Outraged women's rights groups criticized the sentence as reflecting the prevalent chauvinism in society and that rape or sexual assault should never be taken lightly or glossed over.
The Seoul High Court Tuesday overturned a lower court's ruling to put a seven-year-jail term on a 35-year-old man on charges of attempted rape and assault that caused injuries requiring 20 weeks of medical care.
The incident took place in 2006 when the victim waited for a friend in a motel reception area while the friend checked-in with a man she'd met at a nightclub.
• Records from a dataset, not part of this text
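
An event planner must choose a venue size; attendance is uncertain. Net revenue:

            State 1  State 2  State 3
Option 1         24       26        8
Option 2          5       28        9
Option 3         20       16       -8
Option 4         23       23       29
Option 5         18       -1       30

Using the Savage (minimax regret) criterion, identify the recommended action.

Column bests: State 1=24, State 2=28, State 3=30.
Option 1 regrets: 0, 2, 22 → max 22
Option 2 regrets: 19, 0, 21 → max 21
Option 3 regrets: 4, 12, 38 → max 38
Option 4 regrets: 1, 5, 1 → max 5
Option 5 regrets: 6, 29, 0 → max 29
Smallest max regret = 5 → Option 4.

Option 4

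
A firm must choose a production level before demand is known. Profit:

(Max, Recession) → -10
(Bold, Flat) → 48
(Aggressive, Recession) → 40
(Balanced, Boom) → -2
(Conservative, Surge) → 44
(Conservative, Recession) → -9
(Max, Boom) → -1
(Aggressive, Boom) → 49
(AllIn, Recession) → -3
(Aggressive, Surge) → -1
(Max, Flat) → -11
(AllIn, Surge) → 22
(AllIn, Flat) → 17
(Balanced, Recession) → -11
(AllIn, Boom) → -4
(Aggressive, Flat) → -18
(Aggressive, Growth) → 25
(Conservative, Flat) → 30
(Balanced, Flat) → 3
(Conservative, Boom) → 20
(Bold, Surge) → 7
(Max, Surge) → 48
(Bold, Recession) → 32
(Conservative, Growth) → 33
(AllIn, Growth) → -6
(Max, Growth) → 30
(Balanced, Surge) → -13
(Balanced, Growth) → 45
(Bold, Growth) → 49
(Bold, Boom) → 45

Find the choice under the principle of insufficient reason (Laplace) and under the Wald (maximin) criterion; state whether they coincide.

Row averages: Conservative=23.6, Balanced=4.4, Aggressive=19, Bold=36.2, AllIn=5.2, Max=11.2
Highest average = 36.2 → Bold.
Row minima: Conservative=-9, Balanced=-13, Aggressive=-18, Bold=7, AllIn=-6, Max=-11
Best worst-case = 7 → Bold.

laplace → Bold; maximin → Bold (agree)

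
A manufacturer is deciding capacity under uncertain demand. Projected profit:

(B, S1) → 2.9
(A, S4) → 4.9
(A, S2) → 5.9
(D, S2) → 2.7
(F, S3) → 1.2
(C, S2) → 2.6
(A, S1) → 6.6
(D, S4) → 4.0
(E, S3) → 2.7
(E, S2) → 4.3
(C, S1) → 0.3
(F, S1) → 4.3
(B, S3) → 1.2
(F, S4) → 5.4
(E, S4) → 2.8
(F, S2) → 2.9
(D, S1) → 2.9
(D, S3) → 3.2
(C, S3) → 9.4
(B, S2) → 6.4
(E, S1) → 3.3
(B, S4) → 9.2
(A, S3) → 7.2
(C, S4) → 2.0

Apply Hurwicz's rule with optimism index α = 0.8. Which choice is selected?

B

A: 0.8·7.2 + 0.2·4.9 = 6.74
B: 0.8·9.2 + 0.2·1.2 = 7.6
C: 0.8·9.4 + 0.2·0.3 = 7.58
D: 0.8·4.0 + 0.2·2.7 = 3.74
E: 0.8·4.3 + 0.2·2.7 = 3.98
F: 0.8·5.4 + 0.2·1.2 = 4.56
Highest Hurwicz score = 7.6 → B.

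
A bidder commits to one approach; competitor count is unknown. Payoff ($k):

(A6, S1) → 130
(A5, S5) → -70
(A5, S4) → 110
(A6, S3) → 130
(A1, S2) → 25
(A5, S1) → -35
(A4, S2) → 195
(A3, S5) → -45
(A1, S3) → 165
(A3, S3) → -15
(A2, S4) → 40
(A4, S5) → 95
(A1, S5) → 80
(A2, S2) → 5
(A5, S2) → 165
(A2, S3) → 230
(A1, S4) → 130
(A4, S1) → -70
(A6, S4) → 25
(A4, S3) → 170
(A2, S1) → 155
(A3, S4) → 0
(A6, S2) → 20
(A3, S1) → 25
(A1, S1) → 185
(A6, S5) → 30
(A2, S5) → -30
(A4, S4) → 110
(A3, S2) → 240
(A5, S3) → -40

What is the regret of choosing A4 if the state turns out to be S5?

0

Best payoff under S5 is 95.
Regret = 95 − 95 = 0.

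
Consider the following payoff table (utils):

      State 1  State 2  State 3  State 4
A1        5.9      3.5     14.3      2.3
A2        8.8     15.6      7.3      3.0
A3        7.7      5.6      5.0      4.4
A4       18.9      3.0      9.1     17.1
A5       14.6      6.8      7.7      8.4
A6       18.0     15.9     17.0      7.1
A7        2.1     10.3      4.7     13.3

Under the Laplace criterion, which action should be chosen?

Row averages: A1=6.5, A2=8.675, A3=5.675, A4=12.025, A5=9.375, A6=14.5, A7=7.6
Highest average = 14.5 → A6.

A6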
After her friend turned the man down, he grabbed the other instead and allegedly tried to rape her. She then jumped from the sixth-floor-room window to escape his attempts to rape her.
In his defense the man claimed the woman was drunk, undressed herself and lured him in but ran away at the last minute.
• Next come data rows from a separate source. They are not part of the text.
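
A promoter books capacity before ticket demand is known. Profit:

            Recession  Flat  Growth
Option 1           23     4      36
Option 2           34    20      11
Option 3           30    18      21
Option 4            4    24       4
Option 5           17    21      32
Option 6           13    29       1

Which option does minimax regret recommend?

Option 3

Column bests: Recession=34, Flat=29, Growth=36.
Option 1 regrets: 11, 25, 0 → max 25
Option 2 regrets: 0, 9, 25 → max 25
Option 3 regrets: 4, 11, 15 → max 15
Option 4 regrets: 30, 5, 32 → max 32
Option 5 regrets: 17, 8, 4 → max 17
Option 6 regrets: 21, 0, 35 → max 35
Smallest max regret = 15 → Option 3.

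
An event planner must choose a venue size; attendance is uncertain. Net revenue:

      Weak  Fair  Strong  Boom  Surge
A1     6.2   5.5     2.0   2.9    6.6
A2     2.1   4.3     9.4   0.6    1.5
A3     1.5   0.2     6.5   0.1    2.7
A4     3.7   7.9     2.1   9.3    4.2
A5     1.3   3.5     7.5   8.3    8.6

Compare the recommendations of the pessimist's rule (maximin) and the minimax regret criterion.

Row minima: A1=2.0, A2=0.6, A3=0.1, A4=2.1, A5=1.3
Best worst-case = 2.1 → A4.
Column bests: Weak=6.2, Fair=7.9, Strong=9.4, Boom=9.3, Surge=8.6.
A1 regrets: 0.0, 2.4, 7.4, 6.4, 2.0 → max 7.4
A2 regrets: 4.1, 3.6, 0.0, 8.7, 7.1 → max 8.7
A3 regrets: 4.7, 7.7, 2.9, 9.2, 5.9 → max 9.2
A4 regrets: 2.5, 0.0, 7.3, 0.0, 4.4 → max 7.3
A5 regrets: 4.9, 4.4, 1.9, 1.0, 0.0 → max 4.9
Smallest max regret = 4.9 → A5.

maximin → A4; minimax regret → A5 (disagree)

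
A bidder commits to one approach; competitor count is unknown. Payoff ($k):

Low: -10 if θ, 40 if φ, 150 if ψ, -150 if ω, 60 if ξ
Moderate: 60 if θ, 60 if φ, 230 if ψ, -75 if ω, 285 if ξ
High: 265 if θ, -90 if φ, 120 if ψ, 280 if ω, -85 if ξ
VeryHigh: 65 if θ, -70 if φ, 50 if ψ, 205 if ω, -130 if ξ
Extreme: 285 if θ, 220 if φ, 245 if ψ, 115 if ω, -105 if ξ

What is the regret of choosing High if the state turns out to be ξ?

370

Best payoff under ξ is 285.
Regret = 285 − (-85) = 370.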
The judge said in the ruling: ``Lots of things point to the accused attempting the rape. But a pair of skinny jeans and underwear found by the bedside neatly folded and the fact that such denims are hard for another person to take off beg clearer evidence to prove him guilty.'' He also said the woman having a medical record of depression should be taken into account.
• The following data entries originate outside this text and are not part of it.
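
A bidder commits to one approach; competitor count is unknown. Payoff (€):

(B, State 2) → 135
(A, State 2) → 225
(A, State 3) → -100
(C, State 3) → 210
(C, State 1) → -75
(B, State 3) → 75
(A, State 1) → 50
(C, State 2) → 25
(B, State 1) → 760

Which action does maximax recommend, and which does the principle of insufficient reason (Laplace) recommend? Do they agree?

Row maxima: A=225, B=760, C=210
Best best-case = 760 → B.
Row averages: A=175/3, B=970/3, C=160/3
Highest average = 970/3 → B.

maximax → B; laplace → B (agree)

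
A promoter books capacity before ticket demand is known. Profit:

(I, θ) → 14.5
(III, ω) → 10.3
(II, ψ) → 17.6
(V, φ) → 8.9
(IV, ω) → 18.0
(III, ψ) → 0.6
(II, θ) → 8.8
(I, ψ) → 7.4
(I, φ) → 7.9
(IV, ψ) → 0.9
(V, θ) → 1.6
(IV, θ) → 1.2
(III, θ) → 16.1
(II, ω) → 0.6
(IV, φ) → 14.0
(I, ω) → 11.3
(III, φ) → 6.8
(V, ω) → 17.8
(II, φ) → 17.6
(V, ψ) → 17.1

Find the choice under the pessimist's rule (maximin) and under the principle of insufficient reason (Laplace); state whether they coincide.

maximin → I; laplace → V (disagree)

Row minima: I=7.4, II=0.6, III=0.6, IV=0.9, V=1.6
Best worst-case = 7.4 → I.
Row averages: I=10.275, II=11.15, III=8.45, IV=8.525, V=11.35
Highest average = 11.35 → V.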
According to the lower court ruling, the victim made coherent statements about her experience and left no grounds for doubt.
A judge at the court said on condition of anonymity that the higher court's ruling is difficult to accept. ``This is a typical sexual assault case. Regardless of past medical records, what comes first is the victim's coherent statement,'' he said.
Lee San of the Korea Sexual violence Relief Center said the ruling is quite irrational. ``Depression may make one dramatize their impression of an incident but it never distorts facts,'' she said. ``Also, skinny jeans may not be easy to take off, but that doesn't mean a man cannot take them off by force,'' she added.
The Online world was also abuzz over the ruling. A male internet user (ID: Kang Jeonggil) said the woman could easily have been forced to take off her jeans.
``In such a violent situation, she may have had to do it by herself. Jumping from such a height shows she was desperate and the court must have misread or ignored that,'' he said.
``Now women cannot wear jeans?'' an angry netizen (ID:antechinus) said.